Se Putin dovesse in qualunque modo prevalere, se la sovranità ucraina fosse barattata con “la fine della guerra”, non solo avrebbe vinto il capo del Cremlino, ma avrebbero vinto gli Orban e i tanti avversari del progetto europeo, i sovranisti, i populisti, e i giocolieri sostenitori di un’Europa eternamente in mezzo al guado e, quindi, strutturalmente a rischio di implodere di fronte a ogni nuova crisi.
In una simile prospettiva, l’Ue nel suo complesso perderebbe credibilità e con lei si attenuerebbe l’affidabilità delle garanzie offerte al sostegno dei suoi Stati-membri più indebitati, e la stessa potenzialità di tutto il piano di rinnovamento strutturale, energetico, tecnologico, politico economico e militare sarebbe legittimamente messa in discussione dai mercati.

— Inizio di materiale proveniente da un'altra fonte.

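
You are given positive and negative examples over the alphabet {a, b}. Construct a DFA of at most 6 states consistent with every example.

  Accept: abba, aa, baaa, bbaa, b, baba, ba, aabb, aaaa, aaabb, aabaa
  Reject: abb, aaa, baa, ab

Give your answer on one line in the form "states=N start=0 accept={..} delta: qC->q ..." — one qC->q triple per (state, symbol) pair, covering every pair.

State merging on the prefix tree: take the shortest (then alphabetical) example prefix whose next move is undefined and point that move at state 0, else 1, else 2, ...; a target is out if some Accept/Reject pair would then sit in one state with the same input left (inseparable). If every existing state is out, open a new one.
a: 0a undefined. 0a->0: no, aa/aaa meet in 0. Open state 1: 0a->1.
b: 0b undefined. 0b->0: no, aa/baa meet in 1 with "a" left. 0b->1: ok.
aa: 1a undefined. 1a->0: no, b/aaa meet in 1. 1a->1: no, aa/aaa meet in 1. Open state 2: 1a->2.
ab: 1b undefined. 1b->0: no, b/abb meet in 1. 1b->1: no, bbaa/aaa meet in 2 with "a" left. 1b->2: no, aa/ab meet in 2. Open state 3: 1b->3.
aaa: 2a undefined. 2a->0: no, aaabb/ab meet in 3. 2a->1: no, b/aaa meet in 1. 2a->2: no, aa/aaa meet in 2. 2a->3: ok.
aab: 2b undefined. 2b->0: ok.
abb: 3b undefined. 3b->0: ok.
bba: 3a undefined. 3a->0: no, baaa/abb meet in 0. 3a->1: ok.
All examples now run through 4 states with every (state, symbol) defined. Accept strings end in {1,2}, Reject strings end in {0,3}; accept={1,2}.

states=4 start=0 accept={1,2} delta: 0a->1 0b->1 1a->2 1b->3 2a->3 2b->0 3a->1 3b->0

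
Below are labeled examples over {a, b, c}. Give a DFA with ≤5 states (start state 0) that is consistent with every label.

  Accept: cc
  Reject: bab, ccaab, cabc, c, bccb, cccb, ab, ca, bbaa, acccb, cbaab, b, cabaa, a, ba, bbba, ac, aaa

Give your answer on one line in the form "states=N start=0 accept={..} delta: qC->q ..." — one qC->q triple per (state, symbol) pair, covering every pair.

states=3 start=0 accept={2} delta: 0a->0 0b->0 0c->1 1a->0 1b->0 1c->2 2a->0 2b->0 2c->0

Grow the machine one transition at a time. Run the examples from 0; the earliest place one falls off (shortest prefix, ties alphabetical) gets sent to the lowest-numbered state that keeps every Accept/Reject pair distinguishable — a pair clashes when both reach the same state with identical unread suffix — and to a fresh state only if none does.
a: 0a undefined. 0a->0: ok.
b: 0b undefined. 0b->0: ok.
c: 0c undefined. 0c->0: no, cc/bab meet in 0. Open state 1: 0c->1.
ca: 1a undefined. 1a->0: ok.
cb: 1b undefined. 1b->0: ok.
cc: 1c undefined. 1c->0: no, cc/bab meet in 0. 1c->1: no, cc/cabc meet in 1. Open state 2: 1c->2.
cca: 2a undefined. 2a->0: ok.
ccc: 2c undefined. 2c->0: ok.
bccb: 2b undefined. 2b->0: ok.
All examples now run through 3 states with every (state, symbol) defined. Accept strings end in {2}, Reject strings end in {0,1}; accept={2}.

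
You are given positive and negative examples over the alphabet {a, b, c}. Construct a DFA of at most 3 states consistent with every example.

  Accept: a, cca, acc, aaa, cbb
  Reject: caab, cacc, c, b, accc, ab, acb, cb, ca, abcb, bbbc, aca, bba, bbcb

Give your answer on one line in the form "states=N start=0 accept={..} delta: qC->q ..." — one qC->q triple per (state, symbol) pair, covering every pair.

states=3 start=0 accept={0} delta: 0a->0 0b->1 0c->1 1a->1 1b->2 1c->0 2a->1 2b->0 2c->0

Fold the examples into a partial DFA from state 0: repeatedly fix the first undefined (state, symbol) met by the shortest-then-alphabetical prefix, trying targets in increasing order and rejecting any under which an Accept and a Reject string meet in one state with the same remainder; add a state when all current targets are rejected. Accepting states are where Accept strings end.
a: 0a undefined. 0a->0: ok.
b: 0b undefined. 0b->0: no, a/b meet in 0. Open state 1: 0b->1.
c: 0c undefined. 0c->0: no, a/cacc meet in 0. 0c->1: ok.
bb: 1b undefined. 1b->0: no, a/acb meet in 0. 1b->1: no, acc/bbbc meet in 1 with "c" left. Open state 2: 1b->2.
ca: 1a undefined. 1a->0: no, a/ca meet in 0. 1a->1: ok.
cc: 1c undefined. 1c->0: ok.
bba: 2a undefined. 2a->0: no, a/bba meet in 0. 2a->1: ok.
bbb: 2b undefined. 2b->0: ok.
bbc: 2c undefined. 2c->0: ok.
All examples now run through 3 states with every (state, symbol) defined. Accept strings end in {0}, Reject strings end in {1,2}; accept={0}.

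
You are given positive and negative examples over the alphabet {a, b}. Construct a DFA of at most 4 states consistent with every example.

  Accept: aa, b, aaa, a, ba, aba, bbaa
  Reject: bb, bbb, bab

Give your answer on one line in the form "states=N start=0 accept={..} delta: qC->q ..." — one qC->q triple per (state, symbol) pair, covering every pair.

State merging on the prefix tree: take the shortest (then alphabetical) example prefix whose next move is undefined and point that move at state 0, else 1, else 2, ...; a target is out if some Accept/Reject pair would then sit in one state with the same input left (inseparable). If every existing state is out, open a new one.
a: 0a undefined. 0a->0: ok.
b: 0b undefined. 0b->0: no, aa/bb meet in 0. Open state 1: 0b->1.
ba: 1a undefined. 1a->0: no, b/bab meet in 1. 1a->1: ok.
bb: 1b undefined. 1b->0: no, aa/bb meet in 0. 1b->1: no, b/bb meet in 1. Open state 2: 1b->2.
bba: 2a undefined. 2a->0: ok.
bbb: 2b undefined. 2b->0: no, aa/bbb meet in 0. 2b->1: no, b/bbb meet in 1. 2b->2: ok.
All examples now run through 3 states with every (state, symbol) defined. Accept strings end in {0,1}, Reject strings end in {2}; accept={0,1}.

states=3 start=0 accept={0,1} delta: 0a->0 0b->1 1a->1 1b->2 2a->0 2b->2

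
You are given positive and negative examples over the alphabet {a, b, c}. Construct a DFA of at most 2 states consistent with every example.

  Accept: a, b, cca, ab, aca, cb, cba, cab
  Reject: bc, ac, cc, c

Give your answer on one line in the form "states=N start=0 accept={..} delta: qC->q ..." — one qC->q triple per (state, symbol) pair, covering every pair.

State merging on the prefix tree: take the shortest (then alphabetical) example prefix whose next move is undefined and point that move at state 0, else 1, else 2, ...; a target is out if some Accept/Reject pair would then sit in one state with the same input left (inseparable). If every existing state is out, open a new one.
a: 0a undefined. 0a->0: ok.
b: 0b undefined. 0b->0: ok.
c: 0c undefined. 0c->0: no, a/bc meet in 0. Open state 1: 0c->1.
ca: 1a undefined. 1a->0: ok.
cb: 1b undefined. 1b->0: ok.
cc: 1c undefined. 1c->0: no, a/cc meet in 0. 1c->1: ok.
All examples now run through 2 states with every (state, symbol) defined. Accept strings end in {0}, Reject strings end in {1}; accept={0}.

states=2 start=0 accept={0} delta: 0a->0 0b->0 0c->1 1a->0 1b->0 1c->1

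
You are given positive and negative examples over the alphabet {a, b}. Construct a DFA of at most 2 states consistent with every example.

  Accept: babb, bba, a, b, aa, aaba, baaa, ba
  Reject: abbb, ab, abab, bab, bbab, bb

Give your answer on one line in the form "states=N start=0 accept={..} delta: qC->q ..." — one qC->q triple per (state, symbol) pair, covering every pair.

State merging on the prefix tree: take the shortest (then alphabetical) example prefix whose next move is undefined and point that move at state 0, else 1, else 2, ...; a target is out if some Accept/Reject pair would then sit in one state with the same input left (inseparable). If every existing state is out, open a new one.
a: 0a undefined. 0a->0: no, b/ab meet in 0 with "b" left. Open state 1: 0a->1.
b: 0b undefined. 0b->0: no, b/bb meet in 0. 0b->1: ok.
aa: 1a undefined. 1a->0: no, babb/ab meet in 1 with "b" left. 1a->1: ok.
ab: 1b undefined. 1b->0: ok.
All examples now run through 2 states with every (state, symbol) defined. Accept strings end in {1}, Reject strings end in {0}; accept={1}.

states=2 start=0 accept={1} delta: 0a->1 0b->1 1a->1 1b->0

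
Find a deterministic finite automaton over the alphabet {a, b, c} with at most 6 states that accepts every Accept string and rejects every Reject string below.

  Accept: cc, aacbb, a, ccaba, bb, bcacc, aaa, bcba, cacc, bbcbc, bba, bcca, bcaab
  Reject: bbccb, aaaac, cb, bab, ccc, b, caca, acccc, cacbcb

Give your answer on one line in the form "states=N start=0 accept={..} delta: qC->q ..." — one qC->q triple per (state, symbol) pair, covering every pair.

Fold the examples into a partial DFA from state 0: repeatedly fix the first undefined (state, symbol) met by the shortest-then-alphabetical prefix, trying targets in increasing order and rejecting any under which an Accept and a Reject string meet in one state with the same remainder; add a state when all current targets are rejected. Accepting states are where Accept strings end.
a: 0a undefined. 0a->0: ok.
b: 0b undefined. 0b->0: no, a/bab meet in 0. Open state 1: 0b->1.
c: 0c undefined. 0c->0: no, cc/aaaac meet in 0. 0c->1: no, bb/cb meet in 1 with "b" left. Open state 2: 0c->2.
ba: 1a undefined. 1a->0: ok.
bb: 1b undefined. 1b->0: ok.
bc: 1c undefined. 1c->0: no, bcaab/bab meet in 1. 1c->1: no, bcaab/bab meet in 1. 1c->2: ok.
ca: 2a undefined. 2a->0: no, a/caca meet in 0. 2a->1: no, bcaab/bab meet in 1. 2a->2: no, bcacc/ccc meet in 2 with "cc" left. Open state 3: 2a->3.
cb: 2b undefined. 2b->0: no, aacbb/bab meet in 1. 2b->1: no, bbcbc/aaaac meet in 2. 2b->2: no, aacbb/aaaac meet in 2. 2b->3: ok.
cc: 2c undefined. 2c->0: no, cc/acccc meet in 0. 2c->1: no, cc/bab meet in 1. 2c->2: no, cc/aaaac meet in 2. 2c->3: no, cc/cb meet in 3. Open state 4: 2c->4.
cac: 3c undefined. 3c->0: no, a/caca meet in 0. 3c->1: no, a/caca meet in 0. 3c->2: no, bbcbc/aaaac meet in 2. 3c->3: no, bcacc/cb meet in 3. 3c->4: no, bcacc/ccc meet in 4 with "c" left. Open state 5: 3c->5.
cca: 4a undefined. 4a->0: ok.
ccc: 4c undefined. 4c->0: no, a/ccc meet in 0. 4c->1: ok.
bcaa: 3a undefined. 3a->0: no, bcaab/bab meet in 1. 3a->1: no, bcba/bab meet in 1. 3a->2: no, bcba/aaaac meet in 2. 3a->3: no, bcba/cb meet in 3. 3a->4: no, bcaab/bbccb meet in 4 with "b" left. 3a->5: ok.
caca: 5a undefined. 5a->0: no, a/caca meet in 0. 5a->1: ok.
cacb: 5b undefined. 5b->0: ok.
cacc: 5c undefined. 5c->0: ok.
aacbb: 3b undefined. 3b->0: ok.
bbccb: 4b undefined. 4b->0: no, aacbb/bbccb meet in 0. 4b->1: ok.
All examples now run through 6 states with every (state, symbol) defined. Accept strings end in {0,4,5}, Reject strings end in {1,2,3}; accept={0,4,5}.

states=6 start=0 accept={0,4,5} delta: 0a->0 0b->1 0c->2 1a->0 1b->0 1c->2 2a->3 2b->3 2c->4 3a->5 3b->0 3c->5 4a->0 4b->1 4c->1 5a->1 5b->0 5c->0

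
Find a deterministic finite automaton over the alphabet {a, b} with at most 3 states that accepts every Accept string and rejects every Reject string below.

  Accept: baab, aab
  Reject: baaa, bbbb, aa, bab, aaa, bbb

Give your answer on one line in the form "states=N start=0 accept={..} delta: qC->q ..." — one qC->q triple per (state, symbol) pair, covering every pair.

State merging on the prefix tree: take the shortest (then alphabetical) example prefix whose next move is undefined and point that move at state 0, else 1, else 2, ...; a target is out if some Accept/Reject pair would then sit in one state with the same input left (inseparable). If every existing state is out, open a new one.
a: 0a undefined. 0a->0: ok.
b: 0b undefined. 0b->0: no, baab/baaa meet in 0. Open state 1: 0b->1.
ba: 1a undefined. 1a->0: no, baab/bab meet in 1. 1a->1: no, baab/bab meet in 1 with "b" left. Open state 2: 1a->2.
bb: 1b undefined. 1b->0: no, aab/bbb meet in 1. 1b->1: no, aab/bbbb meet in 1. 1b->2: ok.
baa: 2a undefined. 2a->0: ok.
bab: 2b undefined. 2b->0: no, baab/bbbb meet in 1. 2b->1: no, baab/bab meet in 1. 2b->2: ok.
All examples now run through 3 states with every (state, symbol) defined. Accept strings end in {1}, Reject strings end in {0,2}; accept={1}.

states=3 start=0 accept={1} delta: 0a->0 0b->1 1a->2 1b->2 2a->0 2b->2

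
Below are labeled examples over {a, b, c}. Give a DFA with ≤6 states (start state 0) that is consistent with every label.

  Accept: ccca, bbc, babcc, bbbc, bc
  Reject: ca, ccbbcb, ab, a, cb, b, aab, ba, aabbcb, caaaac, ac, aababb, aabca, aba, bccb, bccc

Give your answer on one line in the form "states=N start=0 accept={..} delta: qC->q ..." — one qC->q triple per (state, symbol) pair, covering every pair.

states=4 start=0 accept={2,3} delta: 0a->0 0b->1 0c->1 1a->0 1b->1 1c->2 2a->0 2b->0 2c->3 3a->2 3b->0 3c->0

State merging on the prefix tree: take the shortest (then alphabetical) example prefix whose next move is undefined and point that move at state 0, else 1, else 2, ...; a target is out if some Accept/Reject pair would then sit in one state with the same input left (inseparable). If every existing state is out, open a new one.
a: 0a undefined. 0a->0: ok.
b: 0b undefined. 0b->0: no, bbc/ac meet in 0 with "c" left. Open state 1: 0b->1.
c: 0c undefined. 0c->0: no, ccca/ca meet in 0. 0c->1: ok.
ba: 1a undefined. 1a->0: ok.
bb: 1b undefined. 1b->0: no, bbc/ab meet in 1. 1b->1: ok.
bc: 1c undefined. 1c->0: no, ccca/ca meet in 0. 1c->1: no, ccca/ca meet in 0. Open state 2: 1c->2.
bcc: 2c undefined. 2c->0: no, ccca/ca meet in 0. 2c->1: no, ccca/ca meet in 0. 2c->2: no, ccca/aabca meet in 2 with "a" left. Open state 3: 2c->3.
ccb: 2b undefined. 2b->0: ok.
bccb: 3b undefined. 3b->0: ok.
bccc: 3c undefined. 3c->0: ok.
ccca: 3a undefined. 3a->0: no, ccca/ca meet in 0. 3a->1: no, ccca/ab meet in 1. 3a->2: ok.
aabca: 2a undefined. 2a->0: ok.
All examples now run through 4 states with every (state, symbol) defined. Accept strings end in {2,3}, Reject strings end in {0,1}; accept={2,3}.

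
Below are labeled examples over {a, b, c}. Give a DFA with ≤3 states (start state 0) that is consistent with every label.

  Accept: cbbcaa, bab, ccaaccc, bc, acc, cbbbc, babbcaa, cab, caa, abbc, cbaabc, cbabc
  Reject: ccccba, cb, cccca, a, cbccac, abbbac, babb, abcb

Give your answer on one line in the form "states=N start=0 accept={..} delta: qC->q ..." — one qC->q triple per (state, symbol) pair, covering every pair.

State merging on the prefix tree: take the shortest (then alphabetical) example prefix whose next move is undefined and point that move at state 0, else 1, else 2, ...; a target is out if some Accept/Reject pair would then sit in one state with the same input left (inseparable). If every existing state is out, open a new one.
a: 0a undefined. 0a->0: ok.
b: 0b undefined. 0b->0: no, bab/a meet in 0. Open state 1: 0b->1.
c: 0c undefined. 0c->0: no, ccaaccc/cccca meet in 0. 0c->1: ok.
ba: 1a undefined. 1a->0: no, caa/a meet in 0. 1a->1: no, bab/cb meet in 1 with "b" left. Open state 2: 1a->2.
bc: 1c undefined. 1c->0: no, ccaaccc/abcb meet in 1. 1c->1: ok.
cb: 1b undefined. 1b->0: ok.
bab: 2b undefined. 2b->0: no, bab/ccccba meet in 0. 2b->1: ok.
caa: 2a undefined. 2a->0: no, cbbcaa/ccccba meet in 0. 2a->1: ok.
abbbac: 2c undefined. 2c->0: ok.
All examples now run through 3 states with every (state, symbol) defined. Accept strings end in {1}, Reject strings end in {0,2}; accept={1}.

states=3 start=0 accept={1} delta: 0a->0 0b->1 0c->1 1a->2 1b->0 1c->1 2a->1 2b->1 2c->0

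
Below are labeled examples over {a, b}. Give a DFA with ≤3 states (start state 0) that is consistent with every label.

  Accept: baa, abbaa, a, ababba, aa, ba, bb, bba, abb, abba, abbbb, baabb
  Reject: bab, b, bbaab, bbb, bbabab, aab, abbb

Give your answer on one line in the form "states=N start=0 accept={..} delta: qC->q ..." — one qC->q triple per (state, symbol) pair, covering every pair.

states=2 start=0 accept={0} delta: 0a->0 0b->1 1a->0 1b->0

State merging on the prefix tree: take the shortest (then alphabetical) example prefix whose next move is undefined and point that move at state 0, else 1, else 2, ...; a target is out if some Accept/Reject pair would then sit in one state with the same input left (inseparable). If every existing state is out, open a new one.
a: 0a undefined. 0a->0: ok.
b: 0b undefined. 0b->0: no, baa/bab meet in 0. Open state 1: 0b->1.
ba: 1a undefined. 1a->0: ok.
bb: 1b undefined. 1b->0: ok.
All examples now run through 2 states with every (state, symbol) defined. Accept strings end in {0}, Reject strings end in {1}; accept={0}.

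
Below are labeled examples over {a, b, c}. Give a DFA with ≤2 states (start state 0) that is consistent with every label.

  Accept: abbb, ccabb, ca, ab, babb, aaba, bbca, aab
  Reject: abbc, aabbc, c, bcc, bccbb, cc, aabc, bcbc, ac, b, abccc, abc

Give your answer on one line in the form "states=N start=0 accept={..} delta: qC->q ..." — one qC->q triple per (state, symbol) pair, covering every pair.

states=2 start=0 accept={1} delta: 0a->1 0b->0 0c->0 1a->1 1b->1 1c->0

Grow the machine one transition at a time. Run the examples from 0; the earliest place one falls off (shortest prefix, ties alphabetical) gets sent to the lowest-numbered state that keeps every Accept/Reject pair distinguishable — a pair clashes when both reach the same state with identical unread suffix — and to a fresh state only if none does.
a: 0a undefined. 0a->0: no, ab/b meet in 0 with "b" left. Open state 1: 0a->1.
b: 0b undefined. 0b->0: ok.
c: 0c undefined. 0c->0: ok.
aa: 1a undefined. 1a->0: no, aab/aabbc meet in 0. 1a->1: ok.
ab: 1b undefined. 1b->0: no, abbb/abbc meet in 0. 1b->1: ok.
ac: 1c undefined. 1c->0: ok.
All examples now run through 2 states with every (state, symbol) defined. Accept strings end in {1}, Reject strings end in {0}; accept={1}.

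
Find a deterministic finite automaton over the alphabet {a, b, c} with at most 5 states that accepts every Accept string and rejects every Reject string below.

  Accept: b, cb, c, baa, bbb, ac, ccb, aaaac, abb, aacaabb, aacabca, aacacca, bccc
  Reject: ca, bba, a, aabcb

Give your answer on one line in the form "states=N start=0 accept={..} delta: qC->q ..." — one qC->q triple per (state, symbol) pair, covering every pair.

states=4 start=0 accept={1,2} delta: 0a->0 0b->1 0c->2 1a->1 1b->2 1c->3 2a->0 2b->1 2c->1 3a->1 3b->0 3c->0

Fold the examples into a partial DFA from state 0: repeatedly fix the first undefined (state, symbol) met by the shortest-then-alphabetical prefix, trying targets in increasing order and rejecting any under which an Accept and a Reject string meet in one state with the same remainder; add a state when all current targets are rejected. Accepting states are where Accept strings end.
a: 0a undefined. 0a->0: ok.
b: 0b undefined. 0b->0: no, b/bba meet in 0. Open state 1: 0b->1.
c: 0c undefined. 0c->0: no, c/ca meet in 0. 0c->1: no, ccb/aabcb meet in 1 with "cb" left. Open state 2: 0c->2.
ba: 1a undefined. 1a->0: no, baa/a meet in 0. 1a->1: ok.
bb: 1b undefined. 1b->0: no, abb/bba meet in 0. 1b->1: no, b/bba meet in 1. 1b->2: ok.
bc: 1c undefined. 1c->0: no, b/aabcb meet in 1. 1c->1: no, c/aabcb meet in 2. 1c->2: no, cb/aabcb meet in 2 with "b" left. Open state 3: 1c->3.
ca: 2a undefined. 2a->0: ok.
cb: 2b undefined. 2b->0: no, cb/ca meet in 0. 2b->1: ok.
cc: 2c undefined. 2c->0: no, aacacca/ca meet in 0. 2c->1: ok.
bcc: 3c undefined. 3c->0: ok.
aabcb: 3b undefined. 3b->0: ok.
aacabca: 3a undefined. 3a->0: no, aacabca/ca meet in 0. 3a->1: ok.
All examples now run through 4 states with every (state, symbol) defined. Accept strings end in {1,2}, Reject strings end in {0}; accept={1,2}.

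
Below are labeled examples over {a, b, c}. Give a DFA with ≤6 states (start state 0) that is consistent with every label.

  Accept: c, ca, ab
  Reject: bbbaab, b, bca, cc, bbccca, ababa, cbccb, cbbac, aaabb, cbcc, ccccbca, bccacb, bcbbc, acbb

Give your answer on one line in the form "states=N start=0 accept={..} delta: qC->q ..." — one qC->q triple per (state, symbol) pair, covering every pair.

states=4 start=0 accept={2} delta: 0a->1 0b->1 0c->2 1a->0 1b->2 1c->1 2a->2 2b->3 2c->0 3a->1 3b->0 3c->3

Grow the machine one transition at a time. Run the examples from 0; the earliest place one falls off (shortest prefix, ties alphabetical) gets sent to the lowest-numbered state that keeps every Accept/Reject pair distinguishable — a pair clashes when both reach the same state with identical unread suffix — and to a fresh state only if none does.
a: 0a undefined. 0a->0: no, ab/b meet in 0 with "b" left. Open state 1: 0a->1.
b: 0b undefined. 0b->0: no, ca/bca meet in 0 with "ca" left. 0b->1: ok.
c: 0c undefined. 0c->0: no, c/cc meet in 0. 0c->1: no, c/b meet in 1. Open state 2: 0c->2.
aa: 1a undefined. 1a->0: ok.
ab: 1b undefined. 1b->0: no, ab/bbbaab meet in 0. 1b->1: no, ab/bbbaab meet in 1. 1b->2: ok.
ac: 1c undefined. 1c->0: no, c/acbb meet in 2. 1c->1: ok.
ca: 2a undefined. 2a->0: no, ca/bca meet in 0. 2a->1: no, ca/b meet in 1. 2a->2: ok.
cb: 2b undefined. 2b->0: no, c/cbbac meet in 2. 2b->1: no, c/bbbaab meet in 2. 2b->2: no, c/bbbaab meet in 2. Open state 3: 2b->3.
cc: 2c undefined. 2c->0: ok.
cbb: 3b undefined. 3b->0: ok.
cbc: 3c undefined. 3c->0: no, c/cbcc meet in 2. 3c->1: no, c/cbccb meet in 2. 3c->2: no, c/bcbbc meet in 2. 3c->3: ok.
bbba: 3a undefined. 3a->0: no, c/bbbaab meet in 2. 3a->1: ok.
All examples now run through 4 states with every (state, symbol) defined. Accept strings end in {2}, Reject strings end in {0,1,3}; accept={2}.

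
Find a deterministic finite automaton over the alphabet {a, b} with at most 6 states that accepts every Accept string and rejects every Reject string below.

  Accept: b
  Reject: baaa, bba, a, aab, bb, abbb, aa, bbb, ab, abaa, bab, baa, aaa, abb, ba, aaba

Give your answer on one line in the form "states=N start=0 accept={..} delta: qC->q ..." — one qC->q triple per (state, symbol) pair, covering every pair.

states=3 start=0 accept={2} delta: 0a->1 0b->2 1a->1 1b->1 2a->1 2b->1

Fold the examples into a partial DFA from state 0: repeatedly fix the first undefined (state, symbol) met by the shortest-then-alphabetical prefix, trying targets in increasing order and rejecting any under which an Accept and a Reject string meet in one state with the same remainder; add a state when all current targets are rejected. Accepting states are where Accept strings end.
a: 0a undefined. 0a->0: no, b/aab meet in 0 with "b" left. Open state 1: 0a->1.
b: 0b undefined. 0b->0: no, b/bb meet in 0. 0b->1: no, b/a meet in 1. Open state 2: 0b->2.
aa: 1a undefined. 1a->0: no, b/aab meet in 2. 1a->1: ok.
ab: 1b undefined. 1b->0: no, b/abb meet in 2. 1b->1: ok.
ba: 2a undefined. 2a->0: no, b/bab meet in 2. 2a->1: ok.
bb: 2b undefined. 2b->0: no, b/bbb meet in 2. 2b->1: ok.
All examples now run through 3 states with every (state, symbol) defined. Accept strings end in {2}, Reject strings end in {1}; accept={2}.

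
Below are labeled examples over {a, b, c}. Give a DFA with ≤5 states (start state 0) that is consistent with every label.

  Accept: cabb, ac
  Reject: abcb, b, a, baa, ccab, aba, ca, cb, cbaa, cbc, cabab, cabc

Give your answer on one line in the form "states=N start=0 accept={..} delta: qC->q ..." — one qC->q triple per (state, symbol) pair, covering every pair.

states=4 start=0 accept={1} delta: 0a->0 0b->0 0c->1 1a->2 1b->2 1c->0 2a->0 2b->3 2c->0 3a->0 3b->1 3c->0

Grow the machine one transition at a time. Run the examples from 0; the earliest place one falls off (shortest prefix, ties alphabetical) gets sent to the lowest-numbered state that keeps every Accept/Reject pair distinguishable — a pair clashes when both reach the same state with identical unread suffix — and to a fresh state only if none does.
a: 0a undefined. 0a->0: ok.
b: 0b undefined. 0b->0: ok.
c: 0c undefined. 0c->0: no, cabb/abcb meet in 0. Open state 1: 0c->1.
ca: 1a undefined. 1a->0: no, cabb/b meet in 0. 1a->1: no, ac/ca meet in 1. Open state 2: 1a->2.
cb: 1b undefined. 1b->0: no, ac/cbc meet in 1. 1b->1: no, ac/abcb meet in 1. 1b->2: ok.
cc: 1c undefined. 1c->0: ok.
cab: 2b undefined. 2b->0: no, cabb/b meet in 0. 2b->1: no, cabb/abcb meet in 2. 2b->2: no, cabb/abcb meet in 2. Open state 3: 2b->3.
cba: 2a undefined. 2a->0: ok.
cbc: 2c undefined. 2c->0: ok.
caba: 3a undefined. 3a->0: ok.
cabb: 3b undefined. 3b->0: no, cabb/b meet in 0. 3b->1: ok.
cabc: 3c undefined. 3c->0: ok.
All examples now run through 4 states with every (state, symbol) defined. Accept strings end in {1}, Reject strings end in {0,2}; accept={1}.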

La guerra costa anche a noi, non c’è alcun dubbio, ed è doveroso identificare gli strumenti, e le fonti di finanziamento, affinché questo costo non impatti in maniera indiscriminata e casuale, colpendo soprattutto i soggetti più fragili. Ma lasciare che questa guerra la vinca Putin ci costerebbe molto di più.